To the OP. The great big MTAS mess-up of a few years ago has largely passed and they've managed to run the system for Foundation applications a few times now without anyone egging the health secretary. There doesn't seem to be much will around to change things either way now and Patricia Hewitt (The health secretary at the time) got stuffed when Brown took over as PM and has now decided to leave Parliament altogether (A little dance was done by myself this week at least).
In the long term, there are still massive worries about the profession is going to look in twenty years. There is an element of de-skilling and down-grading of doctors and there's big gaps where people just haven't thought about training in a logical way From personal experience, if hospitals don't let students do practical blood work, exactly how is it they expect them as house officers to have magic powers when they're bleeped by other people after failed attempts two years later? This kind of pattern is being repeated a hundred different times. At the same time, medicine is having to cope with being challenged from the outside for the first time in a very long time, from patients, from the government, from other professions and from the media.
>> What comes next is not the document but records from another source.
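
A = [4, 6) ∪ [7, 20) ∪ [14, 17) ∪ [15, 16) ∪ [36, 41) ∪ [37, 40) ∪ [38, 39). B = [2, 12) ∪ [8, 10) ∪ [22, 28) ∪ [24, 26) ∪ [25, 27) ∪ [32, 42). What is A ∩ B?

Merge the first list: [4, 6), [7, 20), [36, 41).
Merge the second list: [2, 12), [22, 28), [32, 42).
[4, 6) overlaps B on [4, 6).
[7, 20) overlaps B on [7, 12).
[36, 41) overlaps B on [36, 41).

[4, 6) ∪ [7, 12) ∪ [36, 41)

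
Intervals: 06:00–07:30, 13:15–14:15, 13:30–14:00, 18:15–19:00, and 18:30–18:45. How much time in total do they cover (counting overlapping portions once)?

Merged: 06:00–07:30, 13:15–14:15, 18:15–19:00.
Lengths: 1 h 30 min + 1 h + 45 min = 3 h 15 min.

3 h 15 min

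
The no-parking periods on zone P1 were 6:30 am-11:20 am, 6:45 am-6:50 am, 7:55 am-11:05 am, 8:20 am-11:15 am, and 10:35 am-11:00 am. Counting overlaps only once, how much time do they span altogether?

Merged: 6:30 am-11:20 am.
Length: 4 h 50 min.

4 h 50 min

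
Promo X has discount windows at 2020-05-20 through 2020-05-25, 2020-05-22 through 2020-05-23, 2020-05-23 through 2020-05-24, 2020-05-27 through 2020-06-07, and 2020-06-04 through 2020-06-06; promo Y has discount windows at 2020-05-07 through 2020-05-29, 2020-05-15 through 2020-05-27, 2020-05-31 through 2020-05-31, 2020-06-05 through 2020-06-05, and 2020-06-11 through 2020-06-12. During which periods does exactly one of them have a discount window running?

2020-05-07 through 2020-05-19, 2020-05-26 through 2020-05-26, 2020-05-30 through 2020-05-30, 2020-06-01 through 2020-06-04, 2020-06-06 through 2020-06-07, 2020-06-11 through 2020-06-12

Merge the first list: 2020-05-20 through 2020-05-25, 2020-05-27 through 2020-06-07.
Merge the second list: 2020-05-07 through 2020-05-29, 2020-05-31 through 2020-05-31, 2020-06-05 through 2020-06-05, 2020-06-11 through 2020-06-12.
A \ B = 2020-05-30 through 2020-05-30, 2020-06-01 through 2020-06-04, 2020-06-06 through 2020-06-07.
B \ A = 2020-05-07 through 2020-05-19, 2020-05-26 through 2020-05-26, 2020-06-11 through 2020-06-12.
Union of the two gives the symmetric difference.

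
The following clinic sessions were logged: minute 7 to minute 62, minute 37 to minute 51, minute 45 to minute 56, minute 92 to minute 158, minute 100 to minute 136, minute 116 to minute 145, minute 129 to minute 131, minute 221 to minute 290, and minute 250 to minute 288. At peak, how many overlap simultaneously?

At minute 129, 4 of the intervals are simultaneously active.
No point has more.

4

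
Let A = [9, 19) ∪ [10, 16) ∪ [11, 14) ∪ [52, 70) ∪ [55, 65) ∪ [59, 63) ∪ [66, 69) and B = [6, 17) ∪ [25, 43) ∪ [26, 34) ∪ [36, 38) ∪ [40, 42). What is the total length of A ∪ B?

49

Merge the first list: [9, 19), [52, 70).
Merge the second list: [6, 17), [25, 43).
A ∪ B = [6, 19), [25, 43), [52, 70).
Total: 13 + 18 + 18 = 49.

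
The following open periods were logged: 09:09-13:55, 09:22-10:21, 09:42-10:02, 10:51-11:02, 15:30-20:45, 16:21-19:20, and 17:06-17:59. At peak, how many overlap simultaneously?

3

Walk the sorted start/end points keeping a running depth.
The depth first hits 3 at 09:42.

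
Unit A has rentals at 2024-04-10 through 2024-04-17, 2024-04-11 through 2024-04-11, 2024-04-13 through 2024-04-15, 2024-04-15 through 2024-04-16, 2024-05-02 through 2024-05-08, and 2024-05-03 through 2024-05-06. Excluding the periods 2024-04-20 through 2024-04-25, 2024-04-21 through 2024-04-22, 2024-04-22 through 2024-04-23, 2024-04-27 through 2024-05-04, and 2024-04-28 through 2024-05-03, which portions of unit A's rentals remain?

Merge the first list: 2024-04-10 through 2024-04-17, 2024-05-02 through 2024-05-08.
Merge the second list: 2024-04-20 through 2024-04-25, 2024-04-27 through 2024-05-04.
2024-04-10 through 2024-04-17: nothing removed.
2024-05-02 through 2024-05-08 \ B = 2024-05-05 through 2024-05-08.

2024-04-10 through 2024-04-17, 2024-05-05 through 2024-05-08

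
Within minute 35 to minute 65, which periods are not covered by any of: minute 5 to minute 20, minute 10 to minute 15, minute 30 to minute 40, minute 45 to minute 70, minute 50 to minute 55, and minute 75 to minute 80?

minute 40 to minute 45

The merged coverage is minute 5 to minute 20, minute 30 to minute 40, minute 45 to minute 70, minute 75 to minute 80.
Uncovered inside minute 35 to minute 65: minute 40 to minute 45.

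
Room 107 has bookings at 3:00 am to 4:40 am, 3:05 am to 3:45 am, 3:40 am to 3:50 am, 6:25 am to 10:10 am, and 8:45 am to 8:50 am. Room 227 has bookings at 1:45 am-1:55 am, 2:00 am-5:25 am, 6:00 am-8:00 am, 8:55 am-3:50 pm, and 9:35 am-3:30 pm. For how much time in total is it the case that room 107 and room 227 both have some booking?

4 h 30 min

Merge the first list: 3:00 am–4:40 am, 6:25 am–10:10 am.
Merge the second list: 1:45 am–1:55 am, 2:00 am–5:25 am, 6:00 am–8:00 am, 8:55 am–3:50 pm.
A ∩ B = 3:00 am–4:40 am, 6:25 am–8:00 am, 8:55 am–10:10 am.
Total: 1 h 40 min + 1 h 35 min + 1 h 15 min = 4 h 30 min.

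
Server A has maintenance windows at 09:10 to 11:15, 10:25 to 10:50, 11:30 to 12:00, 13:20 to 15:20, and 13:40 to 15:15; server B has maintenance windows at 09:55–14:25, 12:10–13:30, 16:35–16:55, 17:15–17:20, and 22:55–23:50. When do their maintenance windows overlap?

09:55-11:15, 11:30-12:00, 13:20-14:25

First set merges to 09:10-11:15, 11:30-12:00, 13:20-15:20.
Second set merges to 09:55-14:25, 16:35-16:55, 17:15-17:20, 22:55-23:50.
09:10-11:15 ∩ B → 09:55-11:15.
11:30-12:00 ∩ B → 11:30-12:00.
13:20-15:20 ∩ B → 13:20-14:25.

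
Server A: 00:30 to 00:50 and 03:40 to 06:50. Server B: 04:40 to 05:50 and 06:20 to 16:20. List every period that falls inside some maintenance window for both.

04:40-05:50, 06:20-06:50

00:30-00:50 falls entirely outside B.
03:40-06:50 overlaps B on 04:40-05:50, 06:20-06:50.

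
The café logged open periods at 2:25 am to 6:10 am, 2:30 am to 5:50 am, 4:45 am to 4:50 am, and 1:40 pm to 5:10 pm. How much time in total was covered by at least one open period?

7 h 15 min

Merged: 2:25 am–6:10 am, 1:40 pm–5:10 pm.
Lengths: 3 h 45 min + 3 h 30 min = 7 h 15 min.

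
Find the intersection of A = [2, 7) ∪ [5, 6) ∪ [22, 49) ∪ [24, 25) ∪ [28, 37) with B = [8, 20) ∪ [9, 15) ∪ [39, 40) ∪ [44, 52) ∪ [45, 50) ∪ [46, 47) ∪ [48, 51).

[39, 40) ∪ [44, 49)

Merge the first list: [2, 7), [22, 49).
Merge the second list: [8, 20), [39, 40), [44, 52).
[2, 7) falls entirely outside B.
[22, 49) overlaps B on [39, 40), [44, 49).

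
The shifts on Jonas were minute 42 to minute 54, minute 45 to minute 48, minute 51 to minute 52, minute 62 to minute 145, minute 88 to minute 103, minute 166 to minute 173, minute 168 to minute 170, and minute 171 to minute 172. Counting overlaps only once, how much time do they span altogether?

102 minutes

Merged: minute 42 to minute 54, minute 62 to minute 145, minute 166 to minute 173.
Lengths: 12 minutes + 83 minutes + 7 minutes = 102 minutes.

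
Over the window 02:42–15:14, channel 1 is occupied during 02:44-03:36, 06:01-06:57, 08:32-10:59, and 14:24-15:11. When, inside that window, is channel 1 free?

02:42-02:44, 03:36-06:01, 06:57-08:32, 10:59-14:24, 15:11-15:14

Covered (merged): 02:44-03:36, 06:01-06:57, 08:32-10:59, 14:24-15:11.
Uncovered inside 02:42-15:14: 02:42-02:44, 03:36-06:01, 06:57-08:32, 10:59-14:24, 15:11-15:14.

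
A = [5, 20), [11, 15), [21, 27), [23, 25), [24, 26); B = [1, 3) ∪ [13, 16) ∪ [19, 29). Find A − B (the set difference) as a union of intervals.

Merge the first list: [5, 20), [21, 27).
[5, 20) \ B = [5, 13), [16, 19).
[21, 27): entirely removed.

[5, 13) ∪ [16, 19)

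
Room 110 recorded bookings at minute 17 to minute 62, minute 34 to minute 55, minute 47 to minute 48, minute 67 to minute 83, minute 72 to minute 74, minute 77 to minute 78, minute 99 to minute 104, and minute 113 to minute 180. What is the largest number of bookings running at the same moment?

Sweep endpoints in order; track running count of active intervals.
Peak of 3 reached at minute 47.

3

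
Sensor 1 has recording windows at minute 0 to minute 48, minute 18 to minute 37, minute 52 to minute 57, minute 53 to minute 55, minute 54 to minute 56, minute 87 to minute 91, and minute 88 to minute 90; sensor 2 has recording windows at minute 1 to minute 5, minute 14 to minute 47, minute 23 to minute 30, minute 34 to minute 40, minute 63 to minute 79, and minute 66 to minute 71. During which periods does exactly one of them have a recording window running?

Merge the first list: minute 0 to minute 48, minute 52 to minute 57, minute 87 to minute 91.
Merge the second list: minute 1 to minute 5, minute 14 to minute 47, minute 63 to minute 79.
A but not B: minute 0 to minute 1, minute 5 to minute 14, minute 47 to minute 48, minute 52 to minute 57, minute 87 to minute 91.
B but not A: minute 63 to minute 79.
Combining gives A △ B.

minute 0 to minute 1, minute 5 to minute 14, minute 47 to minute 48, minute 52 to minute 57, minute 63 to minute 79, minute 87 to minute 91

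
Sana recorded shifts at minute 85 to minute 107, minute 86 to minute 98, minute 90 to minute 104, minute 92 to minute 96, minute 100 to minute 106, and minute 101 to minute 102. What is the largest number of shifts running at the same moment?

4

Walk the sorted start/end points keeping a running depth.
The depth first hits 4 at minute 92.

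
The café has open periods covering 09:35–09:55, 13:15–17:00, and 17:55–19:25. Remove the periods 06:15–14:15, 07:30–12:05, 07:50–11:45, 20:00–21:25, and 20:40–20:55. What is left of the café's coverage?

B, merged: 06:15–14:15, 20:00–21:25.
09:35–09:55: entirely removed.
13:15–17:00 \ B = 14:15–17:00.
17:55–19:25: nothing removed.

14:15–17:00, 17:55–19:25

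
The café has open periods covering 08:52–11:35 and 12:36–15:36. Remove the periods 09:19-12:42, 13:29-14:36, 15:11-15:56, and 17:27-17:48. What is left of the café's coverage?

08:52–09:19, 12:42–13:29, 14:36–15:11

08:52–11:35 with B removed leaves 08:52–09:19.
12:36–15:36 with B removed leaves 12:42–13:29, 14:36–15:11.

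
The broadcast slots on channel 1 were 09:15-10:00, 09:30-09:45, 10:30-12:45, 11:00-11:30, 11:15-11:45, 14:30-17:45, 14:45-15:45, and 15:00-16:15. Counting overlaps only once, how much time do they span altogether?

6 h 15 min

Merged: 09:15–10:00, 10:30–12:45, 14:30–17:45.
Lengths: 45 min + 2 h 15 min + 3 h 15 min = 6 h 15 min.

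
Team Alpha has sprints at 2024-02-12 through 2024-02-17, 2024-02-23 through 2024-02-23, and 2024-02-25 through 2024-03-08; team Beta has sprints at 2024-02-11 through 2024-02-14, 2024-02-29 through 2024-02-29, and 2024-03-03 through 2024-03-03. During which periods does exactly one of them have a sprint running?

2024-02-11 through 2024-02-11, 2024-02-15 through 2024-02-17, 2024-02-23 through 2024-02-23, 2024-02-25 through 2024-02-28, 2024-03-01 through 2024-03-02, 2024-03-04 through 2024-03-08

A \ B = 2024-02-15 through 2024-02-17, 2024-02-23 through 2024-02-23, 2024-02-25 through 2024-02-28, 2024-03-01 through 2024-03-02, 2024-03-04 through 2024-03-08.
B \ A = 2024-02-11 through 2024-02-11.
Union of the two gives the symmetric difference.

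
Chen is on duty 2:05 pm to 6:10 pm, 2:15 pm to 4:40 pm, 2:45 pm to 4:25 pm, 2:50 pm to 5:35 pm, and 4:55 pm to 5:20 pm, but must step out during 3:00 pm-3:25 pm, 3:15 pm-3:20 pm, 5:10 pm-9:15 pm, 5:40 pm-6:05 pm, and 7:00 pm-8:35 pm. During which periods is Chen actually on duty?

2:05 pm-3:00 pm, 3:25 pm-5:10 pm

A, merged: 2:05 pm-6:10 pm.
B, merged: 3:00 pm-3:25 pm, 5:10 pm-9:15 pm.
2:05 pm-6:10 pm with B removed leaves 2:05 pm-3:00 pm, 3:25 pm-5:10 pm.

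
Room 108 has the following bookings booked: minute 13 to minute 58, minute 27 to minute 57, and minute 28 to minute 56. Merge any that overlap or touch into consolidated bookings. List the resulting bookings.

minute 27 to minute 57 overlaps/touches minute 13 to minute 58 → extend to minute 13 to minute 58.
minute 28 to minute 56 overlaps/touches minute 13 to minute 58 → extend to minute 13 to minute 58.

minute 13 to minute 58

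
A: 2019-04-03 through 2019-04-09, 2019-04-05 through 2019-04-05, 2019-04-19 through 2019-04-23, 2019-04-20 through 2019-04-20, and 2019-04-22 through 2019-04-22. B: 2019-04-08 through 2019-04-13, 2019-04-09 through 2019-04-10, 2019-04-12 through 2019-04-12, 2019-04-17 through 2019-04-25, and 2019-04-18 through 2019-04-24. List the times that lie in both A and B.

2019-04-08 through 2019-04-09, 2019-04-19 through 2019-04-23

A, merged: 2019-04-03 through 2019-04-09, 2019-04-19 through 2019-04-23.
B, merged: 2019-04-08 through 2019-04-13, 2019-04-17 through 2019-04-25.
2019-04-03 through 2019-04-09 overlaps B on 2019-04-08 through 2019-04-09.
2019-04-19 through 2019-04-23 overlaps B on 2019-04-19 through 2019-04-23.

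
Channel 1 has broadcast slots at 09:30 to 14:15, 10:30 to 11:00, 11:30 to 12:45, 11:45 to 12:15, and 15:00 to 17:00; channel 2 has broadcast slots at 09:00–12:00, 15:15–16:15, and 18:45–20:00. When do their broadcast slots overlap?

09:30-12:00, 15:15-16:15

A, merged: 09:30-14:15, 15:00-17:00.
09:30-14:15 ∩ B → 09:30-12:00.
15:00-17:00 ∩ B → 15:15-16:15.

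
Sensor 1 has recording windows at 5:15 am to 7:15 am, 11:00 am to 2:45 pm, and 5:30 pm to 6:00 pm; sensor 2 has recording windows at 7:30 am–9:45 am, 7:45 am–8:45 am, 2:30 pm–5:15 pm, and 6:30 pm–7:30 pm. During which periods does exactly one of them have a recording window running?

B, merged: 7:30 am–9:45 am, 2:30 pm–5:15 pm, 6:30 pm–7:30 pm.
A but not B: 5:15 am–7:15 am, 11:00 am–2:30 pm, 5:30 pm–6:00 pm.
B but not A: 7:30 am–9:45 am, 2:45 pm–5:15 pm, 6:30 pm–7:30 pm.
Combining gives A △ B.

5:15 am–7:15 am, 7:30 am–9:45 am, 11:00 am–2:30 pm, 2:45 pm–5:15 pm, 5:30 pm–6:00 pm, 6:30 pm–7:30 pm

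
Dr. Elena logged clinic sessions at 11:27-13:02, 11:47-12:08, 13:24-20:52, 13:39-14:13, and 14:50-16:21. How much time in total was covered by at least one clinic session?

Merged: 11:27–13:02, 13:24–20:52.
Lengths: 1 h 35 min + 7 h 28 min = 9 h 3 min.

9 h 3 min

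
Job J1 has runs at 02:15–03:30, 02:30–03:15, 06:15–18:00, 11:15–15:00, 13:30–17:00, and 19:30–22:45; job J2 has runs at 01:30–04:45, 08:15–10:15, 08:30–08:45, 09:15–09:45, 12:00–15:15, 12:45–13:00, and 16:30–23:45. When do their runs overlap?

02:15-03:30, 08:15-10:15, 12:00-15:15, 16:30-18:00, 19:30-22:45

A, merged: 02:15-03:30, 06:15-18:00, 19:30-22:45.
B, merged: 01:30-04:45, 08:15-10:15, 12:00-15:15, 16:30-23:45.
02:15-03:30 overlaps B on 02:15-03:30.
06:15-18:00 overlaps B on 08:15-10:15, 12:00-15:15, 16:30-18:00.
19:30-22:45 overlaps B on 19:30-22:45.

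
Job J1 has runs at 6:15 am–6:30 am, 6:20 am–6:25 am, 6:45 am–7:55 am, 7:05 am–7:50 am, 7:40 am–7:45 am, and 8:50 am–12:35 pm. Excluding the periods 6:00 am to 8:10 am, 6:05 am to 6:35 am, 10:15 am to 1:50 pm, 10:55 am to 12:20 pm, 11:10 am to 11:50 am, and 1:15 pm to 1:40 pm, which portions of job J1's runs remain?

First set merges to 6:15 am–6:30 am, 6:45 am–7:55 am, 8:50 am–12:35 pm.
Second set merges to 6:00 am–8:10 am, 10:15 am–1:50 pm.
6:15 am–6:30 am lies entirely inside B → drops out.
6:45 am–7:55 am lies entirely inside B → drops out.
8:50 am–12:35 pm with B removed leaves 8:50 am–10:15 am.

8:50 am–10:15 am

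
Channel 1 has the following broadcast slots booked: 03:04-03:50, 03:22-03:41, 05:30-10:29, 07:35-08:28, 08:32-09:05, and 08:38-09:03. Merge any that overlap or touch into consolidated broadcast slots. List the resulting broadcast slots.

03:04-03:50, 05:30-10:29

03:22-03:41 overlaps/touches 03:04-03:50 → extend to 03:04-03:50.
05:30-10:29 is disjoint → start new block.
07:35-08:28 overlaps/touches 05:30-10:29 → extend to 05:30-10:29.
08:32-09:05 overlaps/touches 05:30-10:29 → extend to 05:30-10:29.
08:38-09:03 overlaps/touches 05:30-10:29 → extend to 05:30-10:29.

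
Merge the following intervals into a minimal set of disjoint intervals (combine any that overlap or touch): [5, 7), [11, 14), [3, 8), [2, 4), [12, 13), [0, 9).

[0, 9) ∪ [11, 14)

Sort by start: [0, 9), [2, 4), [3, 8), [5, 7), [11, 14), [12, 13).
[2, 4) overlaps/touches [0, 9) → extend to [0, 9).
[3, 8) overlaps/touches [0, 9) → extend to [0, 9).
[5, 7) overlaps/touches [0, 9) → extend to [0, 9).
[11, 14) is disjoint → start new block.
[12, 13) overlaps/touches [11, 14) → extend to [11, 14).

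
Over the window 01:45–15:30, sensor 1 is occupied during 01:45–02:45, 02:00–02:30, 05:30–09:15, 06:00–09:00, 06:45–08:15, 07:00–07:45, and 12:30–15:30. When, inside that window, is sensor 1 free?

02:45–05:30, 09:15–12:30

The merged coverage is 01:45–02:45, 05:30–09:15, 12:30–15:30.
Uncovered inside 01:45–15:30: 02:45–05:30, 09:15–12:30.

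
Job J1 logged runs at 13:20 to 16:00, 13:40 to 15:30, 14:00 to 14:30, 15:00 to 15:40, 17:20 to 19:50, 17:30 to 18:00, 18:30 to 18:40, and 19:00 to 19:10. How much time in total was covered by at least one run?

5 h 10 min

Merged: 13:20-16:00, 17:20-19:50.
Lengths: 2 h 40 min + 2 h 30 min = 5 h 10 min.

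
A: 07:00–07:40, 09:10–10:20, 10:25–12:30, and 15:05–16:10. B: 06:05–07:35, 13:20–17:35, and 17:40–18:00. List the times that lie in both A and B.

07:00–07:35, 15:05–16:10

07:00–07:40 ∩ B → 07:00–07:35.
09:10–10:20 meets no B interval.
10:25–12:30 meets no B interval.
15:05–16:10 ∩ B → 15:05–16:10.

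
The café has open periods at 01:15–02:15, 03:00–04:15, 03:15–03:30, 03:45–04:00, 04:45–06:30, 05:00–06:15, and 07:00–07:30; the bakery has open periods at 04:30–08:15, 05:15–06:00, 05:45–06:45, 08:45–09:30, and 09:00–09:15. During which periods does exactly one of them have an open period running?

First set merges to 01:15–02:15, 03:00–04:15, 04:45–06:30, 07:00–07:30.
Second set merges to 04:30–08:15, 08:45–09:30.
A \ B = 01:15–02:15, 03:00–04:15.
B \ A = 04:30–04:45, 06:30–07:00, 07:30–08:15, 08:45–09:30.
Union of the two gives the symmetric difference.

01:15–02:15, 03:00–04:15, 04:30–04:45, 06:30–07:00, 07:30–08:15, 08:45–09:30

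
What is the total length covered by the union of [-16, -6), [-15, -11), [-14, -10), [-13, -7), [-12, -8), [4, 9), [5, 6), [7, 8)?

Merged: [-16, -6), [4, 9).
Lengths: 10 + 5 = 15.

15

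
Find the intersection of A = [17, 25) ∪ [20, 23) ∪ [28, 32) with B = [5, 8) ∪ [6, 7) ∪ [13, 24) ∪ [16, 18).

[17, 24)

First set merges to [17, 25), [28, 32).
Second set merges to [5, 8), [13, 24).
[17, 25) ∩ B → [17, 24).
[28, 32) meets no B interval.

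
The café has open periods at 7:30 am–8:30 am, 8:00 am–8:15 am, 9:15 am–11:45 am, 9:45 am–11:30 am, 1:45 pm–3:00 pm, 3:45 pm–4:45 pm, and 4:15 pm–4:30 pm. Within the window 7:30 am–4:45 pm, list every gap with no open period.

The merged coverage is 7:30 am–8:30 am, 9:15 am–11:45 am, 1:45 pm–3:00 pm, 3:45 pm–4:45 pm.
Complement within 7:30 am–4:45 pm: 8:30 am–9:15 am, 11:45 am–1:45 pm, 3:00 pm–3:45 pm.

8:30 am–9:15 am, 11:45 am–1:45 pm, 3:00 pm–3:45 pm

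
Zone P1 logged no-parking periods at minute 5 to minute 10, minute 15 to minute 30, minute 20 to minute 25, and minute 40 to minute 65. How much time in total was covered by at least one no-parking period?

45 minutes

Merged: minute 5 to minute 10, minute 15 to minute 30, minute 40 to minute 65.
Lengths: 5 minutes + 15 minutes + 25 minutes = 45 minutes.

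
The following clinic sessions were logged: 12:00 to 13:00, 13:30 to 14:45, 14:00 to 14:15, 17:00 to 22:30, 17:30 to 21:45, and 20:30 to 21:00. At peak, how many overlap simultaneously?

3

At 20:30, 3 of the intervals are simultaneously active.
No point has more.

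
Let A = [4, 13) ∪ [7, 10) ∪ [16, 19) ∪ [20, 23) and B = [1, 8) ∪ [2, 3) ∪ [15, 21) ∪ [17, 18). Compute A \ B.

A, merged: [4, 13), [16, 19), [20, 23).
B, merged: [1, 8), [15, 21).
[4, 13) with B removed leaves [8, 13).
[16, 19) lies entirely inside B → drops out.
[20, 23) with B removed leaves [21, 23).

[8, 13) ∪ [21, 23)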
Some of this is a natural correction of the unfair protection we were given for many years, some of this is people just having a dig at doctors for whatever reason and some of it is the profession feeling hyper-sensitive in having to deal with criticism for the first time in their working lives.
Finally, again with a bit of a personal slant, there are parts of the new training table that have clearly been designed from a simple workforce management perspective and have no regard whatsoever for how people actually live their lives. For example, it is quite possible that I now have all the experience I'm going to get in O&G before I commit an application to their ST run-through program. Yes, I will hopefully get an F2 rotation in it secured during my final year but I will at best have recently completed that job with weeks to go before I actually apply to the RCOG and at worst be applying to the RCOG before I actually do the job as a doctor rather than a medical student. Given the commitment of time and energy on both sides in Specialist Training, this is a fairly surreal situation.